Paul Bolin, the guitarist for Columbus metal band Denounce Your Martyr, spoke with The Post before the upcoming free metal show at Casa Nueva.
Although metal lyrics can be difficult to decipher at times, a careful listener may realize Denounce Your Martyr is singing about the video game Dark Souls.
Denounce Your Martyr, a metal band based near Columbus, will be joining fellow Columbus metal band Asylum Effect and Athens bands Watch Them Rot and TFU for a free show at Casa Nueva on Saturday.
Paul Bolin, a guitarist for Denounce Your Martyr, spoke with The Post in a phone interview to discuss screaming in metal, Dark Souls and writing progressive and technical songs.
The Post: Some people are turned off by the screaming used in metal. As a metal band, how do you use it as a vehicle for expression?
Paul Bolin: We play really heavy tunes, so we just really couldn’t find singing to be in our music. …We actually have … two frontmen that scream and they layer things. We’ve always been into music that have that kind of vocals, so it just kind of fit naturally to our style. With all of metal music, it would be weird to sing dark lyrics. Our lyrics aren’t particularly dark and evil. A lot of our lyrics are about a lot of ancient mythologies. … A lot of our other songs are about the video game Dark Souls. We have three songs about that video game. We’re all big fans of it.
A lot of the earlier songs that we had, had a message of “denouncing your martyr,” based on our name. None of us really have a religion, but we’re all very happy people. We’re basically saying you don’t need a religion to enjoy yourself. That’s kind of the message that we originally intended to bring.
P: How exactly did you incorporate Dark Souls into your music?
PB: Our vocalist kind of wrote about the character in the game.
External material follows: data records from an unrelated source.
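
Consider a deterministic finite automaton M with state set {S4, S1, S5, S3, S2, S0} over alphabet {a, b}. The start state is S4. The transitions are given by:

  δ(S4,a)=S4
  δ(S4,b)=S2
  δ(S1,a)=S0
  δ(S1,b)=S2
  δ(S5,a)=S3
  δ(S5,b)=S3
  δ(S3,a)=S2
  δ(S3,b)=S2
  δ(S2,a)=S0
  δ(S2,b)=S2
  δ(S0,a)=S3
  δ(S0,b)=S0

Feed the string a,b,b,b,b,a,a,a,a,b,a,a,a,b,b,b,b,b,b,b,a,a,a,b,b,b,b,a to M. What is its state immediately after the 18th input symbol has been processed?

Trace: S4 -a-> S4 -b-> S2 -b-> S2 -b-> S2 -b-> S2 -a-> S0 -a-> S3 -a-> S2 -a-> S0 -b-> S0 -a-> S3 -a-> S2 -a-> S0 -b-> S0 -b-> S0 -b-> S0 -b-> S0 -b-> S0
After 18 symbols: S0.

S0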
The lyrics are basically in the perspective of the main character. A good chunk of us in the band are video game nerds.
P: How would you respond to the misconception that people in metal bands are angry all the time?
PB: We’re not angry people whatsoever — music is kind of our release. We kind of put all of our anger out into aggressive music and it keeps us sane. There is some truly angry music out there, but a lot of people scream with a lot of emotion, as opposed to just using their voice.
P: How have you seen the band change since forming?
PB: I joined the band (which formed in about late 2012) around July of 2013, so I was the last member. When I started, we were playing a completely different set of songs than we are now. The music has gotten a lot more technical — it’s progressive. We’ve taken a couple of years to write three or four songs because the songs are so intricate it took us a long time. … We’ve gotten tighter playing together and tighter as people.
P: What’s unique about writing a progressive and technical style of metal?
PB: Odd time signatures — it’s not just standard 4/4 rhythm. Everything is a little spastic. It’ll be going like a 4/4, … then we’ll switch to a 6/4 or something like that. Pretty much just using weird scales, just trying to fit as many notes into a part as you can.
P: Was that a form of writing you were already familiar with or did you have to learn to write that way?
PB: We’re all big fans of progressive music, like Rush or metal bands that do it nowadays. Myself, I’m not very music theory-inclined, but our bass player is a theory guy. He can explain music theory better than most people I know. He’s going to school for it so he can read music. He writes the majority of our stuff. We’ll come up with stuff, and he’ll piece it together, so it makes sense.
P: Are you working on any new music right now?
PB: Actually, we are. We’ve been writing constantly. We’ve been in and out of the studio. We’re trying to knock out the songs as we write them instead of having them all together and going at one time. It kind of helps because if we record it then change something, we still have time to go back and fix it. Right now, we’re full-on in the middle of writing a full-length album. We’re about halfway done and about a quarter of the way done from finishing recording it.